AmCham and our member companies are optimistic about prospects for reopening, recovery, and rebound. Trade and investment between our two countries continues to grow rapidly. US exports to Vietnam have more than quadrupled in the last decade, and the United States remains the largest export market for Vietnam, even during this terrible pandemic. We have seen many unusual things in the global economy over the past two years. This year also looks to be anything but normal. We know, however, that US companies and investors are looking at expanding investments in Vietnam so we are excited about increased US investment during the Year of the Tiger. That is good news and as we look towards the future, we hope both governments can begin efforts towards a bilateral Free Trade Agreement. This would improve investment and trade flows, would assist sustainable supply chains, and would improve business conditions that strengthen the private sector, ensure sustainable economic and social development, and promote prosperity here.
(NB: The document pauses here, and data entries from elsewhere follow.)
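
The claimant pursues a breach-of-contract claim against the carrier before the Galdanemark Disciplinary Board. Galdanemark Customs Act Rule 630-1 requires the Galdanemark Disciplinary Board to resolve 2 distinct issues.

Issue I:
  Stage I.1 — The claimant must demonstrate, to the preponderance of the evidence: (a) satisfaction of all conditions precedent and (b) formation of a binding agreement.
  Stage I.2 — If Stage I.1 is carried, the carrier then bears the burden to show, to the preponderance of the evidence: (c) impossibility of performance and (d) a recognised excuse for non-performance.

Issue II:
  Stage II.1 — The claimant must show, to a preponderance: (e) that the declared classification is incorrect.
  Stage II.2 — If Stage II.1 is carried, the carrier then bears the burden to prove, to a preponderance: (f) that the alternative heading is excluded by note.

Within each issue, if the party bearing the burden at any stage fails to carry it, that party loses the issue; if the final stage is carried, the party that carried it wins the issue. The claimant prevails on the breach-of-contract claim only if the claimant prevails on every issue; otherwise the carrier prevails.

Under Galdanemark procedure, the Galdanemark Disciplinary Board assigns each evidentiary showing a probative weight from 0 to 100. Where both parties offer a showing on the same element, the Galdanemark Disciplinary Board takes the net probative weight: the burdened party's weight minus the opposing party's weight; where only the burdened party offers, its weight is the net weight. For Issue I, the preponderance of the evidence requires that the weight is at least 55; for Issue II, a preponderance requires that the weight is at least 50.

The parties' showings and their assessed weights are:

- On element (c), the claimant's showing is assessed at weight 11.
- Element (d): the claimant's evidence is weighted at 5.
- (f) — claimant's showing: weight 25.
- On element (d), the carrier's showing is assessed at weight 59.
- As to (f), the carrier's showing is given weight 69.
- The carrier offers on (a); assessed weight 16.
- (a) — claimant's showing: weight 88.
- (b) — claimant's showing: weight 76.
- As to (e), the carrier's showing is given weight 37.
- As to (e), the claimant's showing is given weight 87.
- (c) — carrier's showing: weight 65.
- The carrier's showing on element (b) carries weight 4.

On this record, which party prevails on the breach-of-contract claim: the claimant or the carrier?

claimant

— Issue I —
At Stage I.1 the claimant must meet the preponderance of the evidence (weight is at least 55): on (a) the weight is 88 less the opposing 16 gives net 72, which does reach 55, so (a) meets the standard; on (b) the weight is 76 less the opposing 4 gives net 72, ≥ 55, so (b) meets the standard.
  Stage I.1 is satisfied; the onus moves to the carrier.
At Stage I.2 the carrier must meet the preponderance of the evidence (weight is at least 55): on (c) the weight is 65 less the opposing 11 gives net 54, which does not reach 55, so (c) does not meet the standard; on (d) the weight is 59 less the opposing 5 gives net 54, which does not reach 55, so (d) does not meet the standard.
  Stage I.2 not carried; the carrier fails its burden.
So the claimant prevails on this issue.
— Issue II —
Stage II.1 — burden on claimant; standard: a preponderance (weight is at least 50).
    (e): 87 − 37 = 50 ≥ 50 [met]
  The claimant carries Stage II.1; the carrier now bears the burden.
Stage II.2 — burden on carrier; standard: a preponderance (weight is at least 50).
    (f): 69 − 25 = 44 < 50 [not met]
  Not every element is met, so the carrier fails to carry Stage II.2.
The claimant prevails on this issue.
Per-issue: Issue I → claimant; Issue II → claimant. The claimant must prevail on every issue; overall, the claimant prevails.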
As major investors here, American companies have an interest in Vietnam’s continued success and we are looking towards a bright future here. We believe improvements in the investment climate will support Vietnam’s aspirations to propel itself to the next sphere of economic competitiveness. There are many reforms that can make it easier to do business here. The most important factor for a favorable investment climate is to ensure a fair, transparent, predictable, and streamlined regulatory environment that values innovation - not only to attract new investment, but also to maintain and grow the investment already here. To boost economic recovery in 2022, AmCham will continue to work on lowering barriers to trade, to help the Vietnamese government make it easier to do business, and to promote an innovative and sustainable business environment so that all investors have fair access to the great opportunity here.